No dia 3 de janeiro de 1772, o empresário Philipe Cliquot anunciou no jornal Gazette de France seu novo empreendimento: estava abrindo um negócio de vinhos. Determinado e ambicioso, em pouco tempo ele ultrapassou fronteiras e colocou sua marca na mesa dos czares. Logo a bebida virou mania entre os nobres russos e a preferida de nomes como Gogol e Tchekchov.
Anos mais tarde, em 1798, Philipe associou-se ao seu filho, François, que tinha acabado de se casar com Nicole-Barbe Ponsardin, que logo ficaria viúva e, ainda jovem, aos 27 anos, assumiria os negócios deixados pelo marido. Com ela, nasceu uma nova etapa e o champanhe mais sofisticado da França.
A viúva Cliquot imprimiu um sabor característico à sua bebida. Tornou-a mais espumante e mais consistente. O estilo Veuve (viúva) Cliquot se traduz pela estrutura do vinho adquirida com a mistura do forte sabor pinot noir (60%) e da fineza do chardonnay (40%).
Seu maior mérito, no entanto, foi conseguir clarear a bebida, até então um vinho mais escuro e rústico por causa dos resíduos da uva. Nicole inventou a remuage, um método adotado depois por toda a Champagne, que consiste em juntar o sedimento no gargalo da garrafa, dando-lhe todos os dias uma ou várias rotações de 1/4, 1/8 e 1/16 de volta e colocando a garrafa novamente na posição vertical.
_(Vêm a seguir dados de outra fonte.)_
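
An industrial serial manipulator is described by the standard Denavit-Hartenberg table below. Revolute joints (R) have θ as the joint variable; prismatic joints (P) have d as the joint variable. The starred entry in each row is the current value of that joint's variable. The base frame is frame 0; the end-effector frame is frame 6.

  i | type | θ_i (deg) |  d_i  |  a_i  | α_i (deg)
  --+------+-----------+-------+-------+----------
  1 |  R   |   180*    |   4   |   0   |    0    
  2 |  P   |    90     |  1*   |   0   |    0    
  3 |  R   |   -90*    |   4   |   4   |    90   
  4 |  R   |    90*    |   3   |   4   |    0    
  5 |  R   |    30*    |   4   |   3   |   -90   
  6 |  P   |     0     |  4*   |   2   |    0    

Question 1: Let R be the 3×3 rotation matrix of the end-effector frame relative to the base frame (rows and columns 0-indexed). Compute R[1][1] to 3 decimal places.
-1.000

End-effector y-axis (col 1 of R) = (-0.0000,-1.0000,-0.0000)
R[1][1] = -1.0000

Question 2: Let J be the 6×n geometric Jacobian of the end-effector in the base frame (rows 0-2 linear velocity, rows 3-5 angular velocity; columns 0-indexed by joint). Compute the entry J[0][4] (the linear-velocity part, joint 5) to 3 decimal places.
2.330

axis z_4 = (0.0000,1.0000,0.0000); lever o_n−o_4 = (5.9641,4.0000,2.3301)
cross product → J_v[:, 4] = (2.3301,0.0000,-5.9641)
J_ω[:, 4] = z_4
entry J[0][4] = 2.3301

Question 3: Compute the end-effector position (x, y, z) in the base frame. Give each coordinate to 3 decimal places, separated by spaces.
1.964 7.000 15.330

after link 1: o_1 = (0.0000, 0.0000, 4.0000)
after link 2: o_2 = (0.0000, 0.0000, 5.0000)
after link 3: o_3 = (-4.0000, 0.0000, 9.0000)
after link 4: o_4 = (-4.0000, 3.0000, 13.0000)
after link 5: o_5 = (-2.5000, 7.0000, 15.5981)
after link 6: o_6 = (1.9641, 7.0000, 15.3301)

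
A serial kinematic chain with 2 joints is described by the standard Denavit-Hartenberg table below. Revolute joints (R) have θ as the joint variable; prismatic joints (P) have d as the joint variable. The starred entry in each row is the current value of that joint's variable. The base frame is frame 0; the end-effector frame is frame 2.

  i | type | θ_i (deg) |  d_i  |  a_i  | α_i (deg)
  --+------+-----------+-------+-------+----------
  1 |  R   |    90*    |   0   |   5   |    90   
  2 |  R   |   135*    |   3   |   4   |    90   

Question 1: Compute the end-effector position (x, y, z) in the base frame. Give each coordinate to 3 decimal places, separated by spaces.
after link 1: o_1 = (0.0000, 5.0000, 0.0000)
after link 2: o_2 = (3.0000, 2.1716, 2.8284)

3.000 2.172 2.828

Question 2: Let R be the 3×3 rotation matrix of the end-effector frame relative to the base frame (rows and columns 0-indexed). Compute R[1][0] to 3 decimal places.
End-effector x-axis (col 0 of R) = (-0.0000,-0.7071,0.7071)
R[1][0] = -0.7071

-0.707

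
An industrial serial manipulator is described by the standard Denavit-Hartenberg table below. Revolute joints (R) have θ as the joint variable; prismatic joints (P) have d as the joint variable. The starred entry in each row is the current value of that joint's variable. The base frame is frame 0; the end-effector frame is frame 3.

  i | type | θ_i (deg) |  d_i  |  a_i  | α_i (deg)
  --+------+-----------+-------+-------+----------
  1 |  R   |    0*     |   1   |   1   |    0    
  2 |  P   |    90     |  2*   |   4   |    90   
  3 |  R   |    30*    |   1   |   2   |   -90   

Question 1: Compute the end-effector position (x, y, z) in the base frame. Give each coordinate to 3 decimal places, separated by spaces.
2.000 5.732 4.000

after link 1: o_1 = (1.0000, 0.0000, 1.0000)
after link 2: o_2 = (1.0000, 4.0000, 3.0000)
after link 3: o_3 = (2.0000, 5.7321, 4.0000)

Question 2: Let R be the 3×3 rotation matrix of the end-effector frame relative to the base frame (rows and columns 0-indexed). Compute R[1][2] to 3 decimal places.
End-effector z-axis (col 2 of R) = (-0.0000,-0.5000,0.8660)
R[1][2] = -0.5000

-0.500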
A borra do gargalo é retirada com o dégorgement (resfriamento do gargalo a uma temperatura de 30 graus negativos, em que a borra fica dentro de uma pedra de gelo e, assim, é retirada).
O rigor de madame é levado muito a sério até hoje, apesar da marca não pertencer mais à família Cliquot – hoje é uma das empresas do grupo LMVH, detentor de grifes como Louis Vuitton, Dior, Givanchy, Kenzo e Guerlain. Para se chegar ao sabor ideal da bebida Cliquot, os enólogos experimentam cerca de mil amostras de vinhos em um trabalho constante nos subterrâneos das 300 caves da empresa na região, que armazenam nada menos que 40 milhões de garrafas de champanhe.
Parte delas já vem para o Brasil.Segundo Christian Maille, diretor regional de exportação da Veuve Cliquot, a marca é vendida para cem países e o Brasil está entre os 15 primeiros do mercado. “A expectativa para o Brasil é muito boa. O País é receptivo e há um estilo de vida festivo e repleto de celebrações, o mesmo espírito que a bebida reflete.”